Во-первых, в письме Франческо Веттори от 10 декабря 1513 г. указывается, что уже «составлена книжица» «О государствах», посвященная Джулиано Медичи.

Во-вторых, доказано, что с 1513 г. в текст «Государя» не внесено упоминаний о каких-либо новых событиях или проявлениях политического опыта[20].

В-третьих, к моменту написания письма книга еще не была закончена.

В-четвертых, рукописей, датированных 1513 г. или 1514 г., не сохранилось. Вероятно, это означает, что Макиавелли в то время не хотел ее распространения. Возможно, он надеялся на то, что она все-таки будет прочитана Львом X и сыграет роль в его карьере. Среди первых рукописей в распоряжении исследователей есть только те, которые датируются предположительно начиная с сентября 1515 г. и до октября 1516 г.

В результате мы имеем следующее:

– основная часть работы или работа полностью была написана в 1513 г. и закончена по крайней мере в конце декабря этого года;

– последняя точка была поставлена не позднее осени 1516 г.;

– мы ничего не можем сказать о том, подвергалась ли работа текстуальной правке после 1513 г. до тех пор, когда Макиавелли решил сделать свой труд достоянием общественности. Правда, существует точка зрения, согласно которой нельзя исключать возможность того, что Макиавелли делал вставки и исправления даже в 1517 г. или в начале 1518 г.[21]

Попытки Макиавелли добиться внимания со стороны клана Медичи в этом случае окончились неудачей, несмотря на то, что ему все-таки удалось преподнести книгу Лоренцо. Тот не обратил на нее никакого внимания[22].

Лоренцо умер в 1519 г. Власть над городом перешла к кардиналу Джулио Медичи, будущему папе Клименту VII. Отношение власти к Макиавелли постепенно меняется, он начинает выполнять различные поручения, затем получает от Флорентийского университета, который формально возглавлял Джулио, заказ на написание «Истории Флоренции». Естественно, бывший секретарь согласился и принялся за работу. Вообще-то это оказалась самая нелюбимая им своя книга, поскольку при ее написании он был вынужден кривить душой, дабы угодить власть имущим. В дальнейшем Макиавелли много думал и писал (в том числе свои знаменитые «Рассуждения о первой декаде Тита Ливия» (далее – «Рассуждения») и «Мандрагору»; он был очень успешен в своих трудах), периодически занимался государственной деятельностью, хотя и не на таком уровне, как при Содерини.

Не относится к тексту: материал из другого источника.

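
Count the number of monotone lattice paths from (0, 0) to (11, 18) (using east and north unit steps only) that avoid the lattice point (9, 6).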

Умер он в 1527 г. Есть легенда, согласно которой перед смертью он рассказал своим друзьям, что у него было видение. Он увидел группу бедно одетых и жалко выглядящих людей, у которых спросил, кто они. Ответ был: мы получили благословление и направляемся в рай. Затем он увидел еще одну группу людей. Выглядели они весьма достойно и говорили о серьезнейших политических вопросах. Он узнал в них великих философов и историков античности, таких как Платон, Плутарх и Тацит. На аналогичный вопрос они ответили, что прокляты и направляются в ад. Рассказав это друзьям, Макиавелли добавил, что будет гораздо более счастлив говорить о политике с великими людьми прошлого в аду, нежели умирать от скуки в раю.

Вскоре после его смерти началась история самостоятельного существования «Государя» или «О государствах», как в действительности было названо это творение самим Макиавелли. История, похожая на захватывающий триллер. К сожалению, автор не присутствовал даже при его начале и едва ли мог предчувствовать, какой пожизненной славе он удостоится благодаря своему детищу.

В рукописи трактат начал распространяться еще при жизни автора. С согласия его или нет – сейчас сказать точно невозможно. Скорее всего – по крайней мере с явного попустительства, если не с молчаливого одобрения. Произведение переписывалось разными людьми, о чем свидетельствуют дошедшие до нас 19 рукописных манускриптов[23]. Ошибки при копировании тоже, разумеется, делались различные. Одно сравнение результатов – работа для многих историков, филологов и политологов[24].

Жизнь и творчество Макиавелли часто связаны со скандалами. Один из них – так называемый плагиат Агостино Нифо. Приблизительно через 350 лет после описываемых событий ученые установили, что книга последнего «Об искусстве правления» (De Regnandi Peritia) от 1523 г. выпуска является ничем иным как плагиатом с «Государя», разве что на латинском языке. С течением столетий страсти вокруг этого открытия приутихли, было обращено внимание на особенности эпохи в отношении авторского права, на то, что Нифо существенно переделал не только структуру, но и текст книги.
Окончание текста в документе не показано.